Robert Downey Jr saiu de “Vingadores: Ultimato” nas alturas, afinal, a maior bilheteria da história do cinema não apenas celebrava e alçava ao ápice o Universo Marvel, mas, também, era a celebração de seu astro-mor. O intérprete do Homem de Ferro é o centro de uma trama repleta de nomes fortes e comoveu até mesmo os detratores da franquia com o destino de Tony Stark. 

A Universal Pictures viu a possibilidade de surfar na onda do sucesso de Downey Jr, arrecadar uns bons milhões e ressuscitar uma franquia praticamente esquecida. Saiu, então, com este “Dolittle”. O tiro, entretanto, saiu pela culatra e prova que nem mesmo o astro mais querido do momento consegue salvar um projeto à beira do vergonhoso. 

Dolittle” traz a clássica histórico do médico capaz de conversar com animais. Aqui, ele inicia o filme isolado do mundo devido ao luto pela morte da esposa em uma expedição. Porém, o herói se vê obrigado a embarcar em uma aventura para salvar a jovem Rainha da Inglaterra à beira da morte. Ao lado do personagem de Downey Jr, estarão os mais diversos bichos e seu jovem aprendiz Tommy (Harry Collett). 

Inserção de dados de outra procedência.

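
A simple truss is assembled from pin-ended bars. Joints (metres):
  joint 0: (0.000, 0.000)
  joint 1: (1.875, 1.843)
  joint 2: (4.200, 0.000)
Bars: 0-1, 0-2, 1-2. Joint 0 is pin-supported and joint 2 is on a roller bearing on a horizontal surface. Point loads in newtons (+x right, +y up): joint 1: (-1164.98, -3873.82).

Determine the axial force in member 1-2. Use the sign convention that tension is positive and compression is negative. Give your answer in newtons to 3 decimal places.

N=3 nodes, M=3 members, R=3 reactions → 2N=6, M+R=6
member 0 (0-1): L=2.6291, (cx,cy)=(0.7132,0.7010)
member 1 (0-2): L=4.2000, (cx,cy)=(1.0000,0.0000)
member 2 (1-2): L=2.9669, (cx,cy)=(0.7837,-0.6212)
solve A·x = −loads:
  F[0-1] = -3788.3876 N (compression)
  F[0-2] = +1536.7703 N (tension)
  F[1-2] = -1961.0264 N (compression)
  Rx@0 = +1164.9800 N
  Ry@0 = +2655.6404 N
  Ry@2 = +1218.1796 N

-1961.026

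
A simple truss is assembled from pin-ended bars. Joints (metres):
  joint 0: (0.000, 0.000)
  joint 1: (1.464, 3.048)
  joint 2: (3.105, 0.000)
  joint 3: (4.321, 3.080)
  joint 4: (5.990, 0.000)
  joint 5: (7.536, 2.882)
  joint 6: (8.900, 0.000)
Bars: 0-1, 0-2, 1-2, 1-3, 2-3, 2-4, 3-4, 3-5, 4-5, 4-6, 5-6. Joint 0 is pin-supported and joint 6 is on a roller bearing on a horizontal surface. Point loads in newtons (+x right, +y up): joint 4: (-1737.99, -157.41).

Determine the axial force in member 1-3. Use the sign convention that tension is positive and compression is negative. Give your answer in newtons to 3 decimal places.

N=7 nodes, M=11 members, R=3 reactions → 2N=14, M+R=14
member 0 (0-1): L=3.3814, (cx,cy)=(0.4330,0.9014)
member 1 (0-2): L=3.1050, (cx,cy)=(1.0000,0.0000)
member 2 (1-2): L=3.4617, (cx,cy)=(0.4740,-0.8805)
member 3 (1-3): L=2.8572, (cx,cy)=(0.9999,0.0112)
member 4 (2-3): L=3.3114, (cx,cy)=(0.3672,0.9301)
member 5 (2-4): L=2.8850, (cx,cy)=(1.0000,0.0000)
member 6 (3-4): L=3.5031, (cx,cy)=(0.4764,-0.8792)
member 7 (3-5): L=3.2211, (cx,cy)=(0.9981,-0.0615)
member 8 (4-5): L=3.2705, (cx,cy)=(0.4727,0.8812)
member 9 (4-6): L=2.9100, (cx,cy)=(1.0000,0.0000)
member 10 (5-6): L=3.1885, (cx,cy)=(0.4278,-0.9039)
solve A·x = −loads:
  F[0-1] = -57.0968 N (compression)
  F[0-2] = -1713.2693 N (compression)
  F[1-2] = +57.7900 N (tension)
  F[1-3] = -52.1192 N (compression)
  F[2-3] = -54.7062 N (compression)
  F[2-4] = -1665.7847 N (compression)
  F[3-4] = +65.7919 N (tension)
  F[3-5] = -103.7467 N (compression)
  F[4-5] = +112.9858 N (tension)
  F[4-6] = +50.1406 N (tension)
  F[5-6] = -117.2085 N (compression)
  Rx@0 = +1737.9900 N
  Ry@0 = +51.4678 N
  Ry@6 = +105.9422 N

-52.119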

O que dizer de bom? Bem, os efeitos visuais são, de fato, incríveis. Exceto pelo leãozinho que fica atrás da versão de “O Rei Leão”, os demais animais impressionam pelo realismo, especialmente, o gorila com voz na versão em inglês de Rami Malek (“Bohemian Rhapsody”). De resto, só agradecer que o pesadelo dura 97 minutos. 

CONSTRANGIMENTOS EM SÉRIE 

Escrito por quatro (!!!!) roteiristas, “Dolittle” não consegue se achar em momento algum. Não há qualquer desenvolvimento mínimo dos personagens, a narração surge e some do nada, o fiapo de história claramente não se sustenta para envolver o público a se importar com aquilo e as viradas na trama são possíveis de decifrar por uma criança de sete anos com 30 minutos de antecedência.  

Para disfarçar, ou melhor, nos enganar, acelera-se o ritmo na montagem para dar um pretenso dinamismo, gerando uma confusão generalizada em que não se sabe necessariamente o que está acontecendo muito menos a pretensão daquilo.  

O humor também mais constrange do que consegue fazer rir. Do mergulho de Dolittle no aquário ao avestruz derrubando o que vê pela frente no Palácio de Buckingham tudo é tão sem inspiração a ponto de se questionar se os roteiristas e o diretor Stephen Gaghan (como alguém que fez “Syriana” foi parar aqui?) qual público riria daquilo, pois, nem mesmo crianças são bobas a esse ponto. Não à toa o desfecho de “Dolittle” se resume a constrangedores peidos e uma operação no ânus de um dragão – sim, este é o nível. 

Se ver gente do naipe de Jim Broadbent, Michael Sheen, Antonio Banderas e todo o time de dubladores desperdiçada a tal ponto chega a doer pelo constrangimento, o sentimento em relação a Robert Downey Jr é de frustração. Não apenas por ser o produtor executivo de tamanha bomba e permitir se colocar à frente de um projeto tão pobre, mas, pela postura preguiçosa em não colocar um mísero traço de personalidade neste Dolittle, apenas reciclando cacoetes de Tony Stark, Sherlock Holmes e do Jack Sparrow de Johnny Depp. Não duvido que o astro siga por este caminho na carreira daqui em diante (ele mesmo já insinuou isso), o que seria um desperdício de carisma e talento raro de ser visto em Hollywood. 

A vazia sala capaz de comportar mais de 350 pessoas onde fui assistir “Dolittle” não era apenas um impacto de um sábado gordo de carnaval. A falta de entusiasmo do público deixa claro que não basta incríveis efeitos visuais, o astro do momento e um investimento absurdo de marketing. Sem o mínimo de qualidade, não há obra que se sustente.